Entrepreneurs in the Global Economy
Auerswald, who serves as associate professor of Public Policy at George Mason University and senior fellow at the Kauffman Foundation, presents stories of successful entrepreneurs who have made cell phone businesses in Afghanistan, started a not-for-profit pharmaceutical firm, built an organic farming business in Egypt, and cured two million people of their blindness. Many of these stories came to Auerswald in his capacity as coeditor of Innovations, a journal about entrepreneurial solutions to global challenges, or during talks he has given. The stories convey a sense that these entrepreneurs hope to profit by helping others to improve their lives, especially in parts of the world where development has been slow to reach.
Auerswald is less interested in prescribing successful models than enabling others to devise them. How each entrepreneur succeeds is a matter for that creative individual, playing according to the rules and prices in each market, using available resources and partners. In a place like Afghanistan or Pakistan, he says, that comes not from merely building schools or prosecuting criminals but from creating “an environment in which the most capable people in the society prefer to create rather than destroy.”

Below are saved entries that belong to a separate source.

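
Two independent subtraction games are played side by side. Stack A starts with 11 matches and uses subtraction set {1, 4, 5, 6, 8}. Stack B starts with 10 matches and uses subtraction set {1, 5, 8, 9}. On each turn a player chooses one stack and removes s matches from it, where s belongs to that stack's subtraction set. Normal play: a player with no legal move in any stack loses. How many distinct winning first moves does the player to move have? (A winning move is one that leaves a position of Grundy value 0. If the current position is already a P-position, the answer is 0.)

2

Stack A, S = {1, 4, 5, 6, 8}:
G(0) = 0
G(1) = mex{0} = 1
G(2) = mex{1} = 0
G(3) = mex{0} = 1
G(4) = mex{1,0} = 2
G(5) = mex{2,1,0} = 3
G(6) = mex{3,0,1,0} = 2
G(7) = mex{2,1,0,1} = 3
G(8) = mex{3,2,1,0,0} = 4
G(9) = mex{4,3,2,1,1} = 0
G(10) = mex{0,2,3,2,0} = 1
G(11) = mex{1,3,2,3,1} = 0
G_A(11) = 0.
Stack B, S = {1, 5, 8, 9}:
G(0) = 0
G(1) = mex{0} = 1
G(2) = mex{1} = 0
G(3) = mex{0} = 1
G(4) = mex{1} = 0
G(5) = mex{0,0} = 1
G(6) = mex{1,1} = 0
G(7) = mex{0,0} = 1
G(8) = mex{1,1,0} = 2
G(9) = mex{2,0,1,0} = 3
G(10) = mex{3,1,0,1} = 2
G_B(10) = 2.
Combined Grundy value = 0 ⊕ 2 = 2.
A winning move leaves total XOR = 0, i.e. changes one component's Grundy value g to g ⊕ X where X is the current total.
Stack A: need g' = 0⊕2 = 2. Options: 11−1→G=1, 11−4→G=3, 11−5→G=2, 11−6→G=3, 11−8→G=1. Hits: 1.
Stack B: need g' = 2⊕2 = 0. Options: 10−1→G=3, 10−5→G=1, 10−8→G=0, 10−9→G=1. Hits: 1.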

Opportunities for Innovation Amidst Disruption
In the United States and the developed world, Auerswald sees a different challenge, with wage stagnation, persistent unemployment, vast inequality, and entire cities unable to recover.
The reason is fundamental: Industries and interests of all types are headed for massive change because of globalization. In the new order, Auerswald says, “if the United States is to grow sustainably, it must do so from its entrepreneurial core rather than its exploitative edge.” “There is not a single institution more than a decade old,” he writes, “that is not ready to be repurposed.”

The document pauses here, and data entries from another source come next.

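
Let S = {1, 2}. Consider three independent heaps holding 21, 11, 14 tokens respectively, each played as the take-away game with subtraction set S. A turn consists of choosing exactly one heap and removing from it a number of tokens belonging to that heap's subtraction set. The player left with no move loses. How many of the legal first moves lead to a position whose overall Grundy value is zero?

0

All heaps use S = {1, 2}:
n :  0  1  2  3  4  5  6  7  8  9 10 11 12 13 14 15 16 17 18 19 20 21
G :  0  1  2  0  1  2  0  1  2  0  1  2  0  1  2  0  1  2  0  1  2  0
Heap A: G(21) = 0.
Heap B: G(11) = 2.
Heap C: G(14) = 2.
Combined Grundy value = 0 ⊕ 2 ⊕ 2 = 0.
A winning move leaves total XOR = 0, i.e. changes one component's Grundy value g to g ⊕ X where X is the current total.
Heap A: target g' = 0⊕0 = 0, but every legal move changes the Grundy value (mex property), so 0 moves.
Heap B: target g' = 2⊕0 = 2, but every legal move changes the Grundy value (mex property), so 0 moves.
Heap C: target g' = 2⊕0 = 2, but every legal move changes the Grundy value (mex property), so 0 moves.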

Detroit had its comeuppance in 2008, journalism is on the rack, and Auerswald thinks his own field, academia, is overdue for seismic change. “This disruption can be a disaster for existing colleges and universities or an opportunity for genuine reinvention.” Health care, he says, may be another sphere facing such a challenge.
According to Auerswald, technology will not, of its own accord, save economies, but using it to help solve specific problems should help, in the United States and elsewhere. One specific example may be in energy research. He observes that climate change is the “cursed stepchild of the marriage between technology and innovation that also produced the Industrial Revolution and the substantial improvements in human well-being it ultimately engendered.”
Auerswald not only blames governments for subsidizing coal and oil but also notes that the sheer abundance of the fuels reduces understanding of the real threat of climate change. He views the sharp commodity price rises over the last decade as a positive sign because they will spur incentives to use energy efficiently and develop new sources. The argument requires a strong faith in economics, which Auerswald, a self-proclaimed policy wonk, clearly has.
What the future holds for the global economy, and who the winners or losers may be, Auerswald does not forecast, though he warns against opting out. He believes the focus must shift from short-term gains to a longer view, one based less on profit and more on meaning. He does not shy from arguing that humanistic principles of freedom and democracy have been unleashed around the world during revolutions and uprisings, some using cell phone technology.
Why should the United States take an interest? “[W]hatever our manifest shortcomings, uncorrected errors, and irredeemable sins, we Americans have a very strong—though I’ll refrain from saying exceptional—record of creating shared value and authentic prosperity… For this reason, for all the importance of America’s democratic legacy, our nation’s greatest distinction ultimately may lie in our history of creating shared economic, rather than political, value.”
Lise Stone is a New York-based writer. She holds an MPA from the Harvard Kennedy School.